In vitro muscle testing setup. The functions of this setup are to evaluate mouse soleus and extensor digitorum longus muscle function (force-frequency, V max, Vo) and to induce injury to the muscles via the performance of eccentric contractions. Primary equipment includes an Aurora Scientific 300B servomotor, Grass S11 stimulator, Grass SIU5 stimulus isolation unit and P3 450MHz computer.
- Microscopes/photometry system
- Cryostat
- Ultra-cold freezer
- Electrophoresis equipment (i.e., SDS-PAGE)
- Western blotting equipment
- Northern blotting equipment
- Receptor binding assay equipment
- Electrophysiological equipment
- UV/VIS spectrophotometer
- Fluorometer
- Ca2+ mini-electrode (SR Ca2+ uptake and release rates)*
- Analytical balances, centrifuges, autoclave, dishwasher, temperature-controlled circulating water baths
The Health and Physical Education Pedagogy Laboratory provides resources for faculty and students interested in teacher education and assessment. The facility currently houses the Physical Education Teacher Education (PETE) Assessment project. This project is one of the longest-running teacher education assessment projects in the country in physical education.
The facility includes video and computer-based equipment for the recording and analysis of teaching effectiveness.
The PREPP lab is co-directed by Drs. Rebecca Ellis and Kathryn Wilson. With specializations in exercise psychology, physical activity promotion, and intervention implementation, our research is broadly focused on the psychological antecedents and outcomes of physical activity behavior change. Specifically, Dr. Ellis focuses on promoting physical activity participation among inactive and high-risk populations by assessing barriers to and potential mediators of behavior change. Over the past 10 years, she has led the implementation, evaluation, and dissemination of Desire2Move (D2M), a behavioral physical activity intervention that targets improvements in physical activity among university employees. Dr. Wilson’s research is directed at explaining individual differences in physical activity and exercise behavior from meta-theoretical perspectives of the personality system. She aims to advance the field by leveraging personality-informed adaptations to evidence-based practice for physical activity promotion.

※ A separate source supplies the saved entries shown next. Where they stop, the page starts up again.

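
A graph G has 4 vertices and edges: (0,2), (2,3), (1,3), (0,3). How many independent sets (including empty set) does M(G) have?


An independent set in a graphic matroid is an acyclic edge subset.
G has 4 vertices and 4 edges.
Enumerate all 2^4 = 16 subsets, checking for acyclicity.
Total independent sets = 14.

14


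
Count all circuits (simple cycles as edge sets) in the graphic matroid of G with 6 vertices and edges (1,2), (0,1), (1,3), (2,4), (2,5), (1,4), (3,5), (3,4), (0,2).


A circuit in a graphic matroid = edge set of a simple cycle.
G has 6 vertices and 9 edges.
Enumerating all minimal edge subsets forming cycles...
Total circuits found: 12.

12


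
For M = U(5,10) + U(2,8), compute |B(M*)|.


(M1+M2)* = M1* + M2*.
M1* = U(5,10), bases: C(10,5) = 252.
M2* = U(6,8), bases: C(8,6) = 28.
|B(M*)| = 252 * 28 = 7056.

7056


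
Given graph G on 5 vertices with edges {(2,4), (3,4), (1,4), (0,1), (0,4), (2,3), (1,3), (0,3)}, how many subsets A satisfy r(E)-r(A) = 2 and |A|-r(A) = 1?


R(x,y) = sum over A in 2^E of x^(r(E)-r(A)) * y^(|A|-r(A)).
G has 5 vertices, 8 edges. r(E) = 4.
Enumerate all 2^8 = 256 subsets.
Count subsets with r(E)-r(A)=2 and |A|-r(A)=1: 5.

5


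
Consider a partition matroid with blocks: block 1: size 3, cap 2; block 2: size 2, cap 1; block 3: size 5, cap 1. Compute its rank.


Rank of a partition matroid = sum of min(|Si|, ci) for each block.
= min(3,2) + min(2,1) + min(5,1)
= 2 + 1 + 1
= 4.

4


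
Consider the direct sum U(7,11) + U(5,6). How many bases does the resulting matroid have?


Bases of a direct sum M1 + M2: |B| = |B(M1)| * |B(M2)|.
|B(U(7,11))| = C(11,7) = 330.
|B(U(5,6))| = C(6,5) = 6.
Total bases = 330 * 6 = 1980.

1980


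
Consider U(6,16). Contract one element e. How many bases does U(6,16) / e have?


Contracting e from U(6,16) gives U(5,15).
Bases of U(5,15) = (15 choose 5) = 3003.

3003


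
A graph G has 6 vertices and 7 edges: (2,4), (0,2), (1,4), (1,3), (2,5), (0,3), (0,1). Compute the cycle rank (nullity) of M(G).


Cycle rank (nullity) = |E| - r(M) = |E| - (|V| - c).
|E| = 7, |V| = 6, c = 1.
Nullity = 7 - (6 - 1) = 7 - 5 = 2.

2


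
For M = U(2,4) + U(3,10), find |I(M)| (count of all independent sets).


For a direct sum, |I(M1+M2)| = |I(M1)| * |I(M2)|.
|I(U(2,4))| = sum C(4,k) for k=0..2 = 11.
|I(U(3,10))| = sum C(10,k) for k=0..3 = 176.
Total = 11 * 176 = 1936.

1936


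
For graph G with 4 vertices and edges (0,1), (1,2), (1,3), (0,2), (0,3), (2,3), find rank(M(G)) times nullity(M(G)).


r(M) = |V| - c = 4 - 1 = 3.
nullity = |E| - r(M) = 6 - 3 = 3.
Product = 3 * 3 = 9.

9


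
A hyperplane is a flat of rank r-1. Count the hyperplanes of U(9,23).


Hyperplanes of U(9,23) are flats of rank 8.
In a uniform matroid, these are exactly the (8)-element subsets.
Count = C(23,8) = 490314.

490314


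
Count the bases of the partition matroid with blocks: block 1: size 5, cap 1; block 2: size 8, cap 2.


A basis picks exactly ci elements from block i.
Number of bases = product of C(|Si|, ci).
= C(5,1) * C(8,2)
= 5 * 28
= 140.

140


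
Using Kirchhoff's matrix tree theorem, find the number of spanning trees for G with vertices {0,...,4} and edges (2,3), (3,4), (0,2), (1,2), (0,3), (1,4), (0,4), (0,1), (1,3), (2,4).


By Kirchhoff's matrix tree theorem, the number of spanning trees equals
the determinant of any cofactor of the Laplacian matrix L.
G has 5 vertices and 10 edges.
Computing the (4 x 4) cofactor determinant gives 125.

125


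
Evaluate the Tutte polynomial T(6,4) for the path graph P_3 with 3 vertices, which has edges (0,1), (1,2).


A path on 3 vertices is a tree with 2 edges.
T(x,y) = x^(2) for any tree.
T(6,4) = 6^2 = 36.

36


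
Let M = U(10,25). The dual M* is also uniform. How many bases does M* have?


The dual of U(r,n) is U(n-r, n) = U(15,25).
Bases of U(15,25) are all (15)-element subsets.
|B(M*)| = C(25,15) = 3268760.

3268760


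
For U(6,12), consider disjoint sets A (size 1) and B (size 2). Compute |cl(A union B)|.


|A union B| = 1 + 2 = 3 (disjoint).
In U(6,12), cl(S) = S if |S| < 6, else cl(S) = E.
Since 3 < 6, cl(A union B) = A union B.
|cl(A union B)| = 3.

3


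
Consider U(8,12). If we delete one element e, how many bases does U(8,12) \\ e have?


Deleting e from U(8,12) gives U(8,11) since n > r.
Bases of U(8,11) = C(11,8) = 11! / (8! * 3!) = 165.

165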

The PREPP lab is approximately 700 sq. ft. and is equipped with a StarTrac treadmill, 48 assorted soft grip hand-weights ranging from 1lb to 5 lbs each, two Wii game stations with five Wii Fit Balance Boards, one Xbox 360 with Kinect motion capture, and two Regenerative Technologies JUVENT Health Micro-Impact Platforms. In addition, we also house an Epson projector, three desktop computers with i3 processors and 8 GB of RAM, an HP LaserJet Pro printer, 20 stackable and five rolling chairs, eight 2’ X 6’ folding tables, two four-drawer locking file cabinets, 1 lockable storage cabinet, an inkjet photo printer, and an Earthlite foldable exam table.
The Rankin Cooter Bureau for Sport Business Research is the hub for sport management research. The lab is exclusively for Sport Administration graduate students and the state-of-the-art facility contains 12 computer workstations (MACs and PCs) with sport-specific software, such as StatCrew, SPSS and the Adobe Creative Cloud Suite. There are also extensive resources including journals, databases, and other publications available.